1. Thou shalt run lint
frequently and study its pronouncements with care, for verily its perception and
judgement oft exceed thine.
2. Thou shalt not follow the NULL pointer, for chaos and madness await thee at
its end.
3. Thou shalt cast all function arguments to the expected type if they are not
of that type already, even when thou art convinced that this is unnecessary,
lest they take cruel vengeance upon thee when thou least expect it.

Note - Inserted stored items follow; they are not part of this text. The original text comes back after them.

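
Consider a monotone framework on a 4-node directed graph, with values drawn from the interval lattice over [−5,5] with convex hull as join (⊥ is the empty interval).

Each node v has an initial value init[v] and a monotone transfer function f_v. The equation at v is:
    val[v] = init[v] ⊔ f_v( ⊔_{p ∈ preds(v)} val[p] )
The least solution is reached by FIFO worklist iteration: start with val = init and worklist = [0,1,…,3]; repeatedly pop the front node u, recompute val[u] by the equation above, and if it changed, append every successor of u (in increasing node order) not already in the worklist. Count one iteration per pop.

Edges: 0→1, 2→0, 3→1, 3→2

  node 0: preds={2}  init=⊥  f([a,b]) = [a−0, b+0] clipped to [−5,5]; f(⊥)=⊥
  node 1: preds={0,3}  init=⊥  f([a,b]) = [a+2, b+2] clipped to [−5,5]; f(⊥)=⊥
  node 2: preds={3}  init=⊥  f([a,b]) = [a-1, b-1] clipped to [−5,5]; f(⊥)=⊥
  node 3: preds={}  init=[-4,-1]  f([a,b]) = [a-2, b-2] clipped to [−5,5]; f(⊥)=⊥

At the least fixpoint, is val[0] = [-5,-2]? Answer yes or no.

Worklist (6 pops):
  #1 pop 0: in=⊥ → ⊥ (no change)
  #2 pop 1: in=[-4,-1] → [-2,1] (was ⊥); enqueue []
  #3 pop 2: in=[-4,-1] → [-5,-2] (was ⊥); enqueue [0]
  #4 pop 3: in=⊥ → [-4,-1] (no change)
  #5 pop 0: in=[-5,-2] → [-5,-2] (was ⊥); enqueue [1]
  #6 pop 1: in=[-5,-1] → [-3,1] (was [-2,1]); enqueue []

Fixpoint:
  val[0] = [-5,-2]
  val[1] = [-3,1]
  val[2] = [-5,-2]
  val[3] = [-4,-1]

yes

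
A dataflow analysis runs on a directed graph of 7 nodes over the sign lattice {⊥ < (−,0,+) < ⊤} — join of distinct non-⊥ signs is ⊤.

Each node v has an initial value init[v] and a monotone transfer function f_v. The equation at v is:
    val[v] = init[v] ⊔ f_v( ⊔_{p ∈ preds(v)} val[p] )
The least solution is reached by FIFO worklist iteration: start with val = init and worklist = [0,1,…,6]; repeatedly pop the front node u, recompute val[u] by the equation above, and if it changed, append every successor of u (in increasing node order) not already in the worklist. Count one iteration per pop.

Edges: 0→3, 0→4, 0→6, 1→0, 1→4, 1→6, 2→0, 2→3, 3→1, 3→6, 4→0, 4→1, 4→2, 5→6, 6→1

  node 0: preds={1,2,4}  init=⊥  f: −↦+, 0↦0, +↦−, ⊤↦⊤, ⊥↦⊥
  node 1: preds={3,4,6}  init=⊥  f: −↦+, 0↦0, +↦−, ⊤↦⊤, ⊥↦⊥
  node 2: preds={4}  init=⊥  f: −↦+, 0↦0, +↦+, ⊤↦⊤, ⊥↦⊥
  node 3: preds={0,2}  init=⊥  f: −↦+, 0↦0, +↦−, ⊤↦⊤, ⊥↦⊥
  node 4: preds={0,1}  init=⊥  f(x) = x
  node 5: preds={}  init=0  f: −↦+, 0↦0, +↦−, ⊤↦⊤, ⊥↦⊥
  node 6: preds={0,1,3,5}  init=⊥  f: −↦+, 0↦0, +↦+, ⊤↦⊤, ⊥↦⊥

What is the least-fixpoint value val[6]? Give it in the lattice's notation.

Worklist (18 pops):
  #1 pop 0: in=⊥ → ⊥ (no change)
  #2 pop 1: in=⊥ → ⊥ (no change)
  #3 pop 2: in=⊥ → ⊥ (no change)
  #4 pop 3: in=⊥ → ⊥ (no change)
  #5 pop 4: in=⊥ → ⊥ (no change)
  #6 pop 5: in=⊥ → 0 (no change)
  #7 pop 6: in=0 → 0 (was ⊥); enqueue [1]
  #8 pop 1: in=0 → 0 (was ⊥); enqueue [0,4,6]
  #9 pop 0: in=0 → 0 (was ⊥); enqueue [3]
  #10 pop 4: in=0 → 0 (was ⊥); enqueue [0,1,2]
  #11 pop 6: in=0 → 0 (no change)
  #12 pop 3: in=0 → 0 (was ⊥); enqueue [6]
  #13 pop 0: in=0 → 0 (no change)
  #14 pop 1: in=0 → 0 (no change)
  #15 pop 2: in=0 → 0 (was ⊥); enqueue [0,3]
  #16 pop 6: in=0 → 0 (no change)
  #17 pop 0: in=0 → 0 (no change)
  #18 pop 3: in=0 → 0 (no change)

Fixpoint:
  val[0] = 0
  val[1] = 0
  val[2] = 0
  val[3] = 0
  val[4] = 0
  val[5] = 0
  val[6] = 0

0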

4. If thy header files fail to declare the return types of thy library
functions, thou shalt declare them thyself with the most meticulous care, lest
grievous harm befall thy program.
5. Thou shalt check the array bounds of all strings (indeed, all arrays), for
surely where thou typest ``foo'' someone someday shall type
``supercalifragilisticexpialidocious''.
6. If a function be advertised to return an error code in the event of
difficulties, thou shalt check for that code, yea, even though the checks triple
the size of thy code and produce aches in thy typing fingers, for if thou
thinkest ``it cannot happen to me'', the gods shall surely punish thee for thy
arrogance.
7. Thou shalt study thy libraries and strive not to re-invent them without
cause, that thy code may be short and readable and thy days pleasant and
productive.
8. Thou shalt make thy program's purpose and structure clear to thy fellow man
by using the One True Brace Style, even if thou likest it not, for thy
creativity is better used in solving problems than in creating beautiful new
impediments to understanding.
9. Thy external identifiers shall be unique in the first six characters, though
this harsh discipline be irksome and the years of its necessity stretch before
thee seemingly without end, lest thou tear thy hair out and go mad on that
fateful day when thou desirest to make thy program run on an old system.
10. Thou shalt foreswear, renounce, and abjure the vile heresy which claimeth
that ``All the world's a VAX'', and have no commerce with the benighted heathens
who cling to this barbarous belief, that the days of thy program may be long
even though the days of thy current machine be short.